The leaders also prayed for the nation, on the cusp of the Senate’s controversial vote to confirm Brett Kavanaugh, who has been accused of sexual assault, as a U.S. Supreme Court justice.

Nelson encouraged mid council leaders to model in their own communities the kind of commitment to justice that the General Assembly demonstrated last summer when Presbyterians marched through the downtown St.

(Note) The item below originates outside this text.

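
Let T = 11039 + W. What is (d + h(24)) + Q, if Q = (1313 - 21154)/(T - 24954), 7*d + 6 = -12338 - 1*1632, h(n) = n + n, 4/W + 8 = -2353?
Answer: -447791358953/229973233 ≈ -1947.1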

Louis to deliver money used to bail out of jail people incarcerated for minor offenses because they couldn’t afford to pay their fines.

“Let’s be real,” Nelson said, in recognizing that many mid council leaders need training to figure out how to do innovative work in their local contexts. “Our number one priority is retooling mid councils,” he said, because “we cannot have strong churches without strong mid councils and mid council leaders who are strong.”

Kerry Rice

Part of this presentation involved specifics: laying out the history of per capita in the PC(USA) and details of the per capita budget for the next two years.

Kerry Rice, deputy stated clerk, said 69 percent of presbyteries paid per capita in full in 2016. He also said that actions of the 2018 General Assembly had an impact on the per capita budget – with $400,000 in budget cuts still needing to be allocated in 2019 and $753,000 in 2020.

The mid council leaders also heard presentations from representatives of the Board of Pensions, the co-sponsor along with the Office of the General Assembly of this event.

Pat Haines

Pat Haines, executive vice president and chief benefits officer for the Board of Pensions, described changes the board is introducing in 2019.  “We need to be fearless about change,” Haines said. “We have to be willing to look critically at what we do and how we do it.”

Haines also explained changes to benefits the board will initiate in 2019 – part of an effort to expand the plan to include more employees and address unmet needs.

Among those changes: introducing the option of a high-deductible plan (with an annual deductible of $3,000 for individuals and $6,000 for families) with an accompanying health savings plan. “We did not walk down this path lightly,” she said, recognizing the out-of-pocket costs for those who chose this option could be significant.

So the board attempted to make its offering “a better version of the high-deductible health plans you might find out there in the consumer market,” Haines said, by offering, for example, a more expansive definition of what’s included in preventative care and therefore not subject to the deductible.

Other changes for 2019: offering a range of flexible saving and spending accounts for health care and child care, and vision coverage including both eye exams and corrective lenses.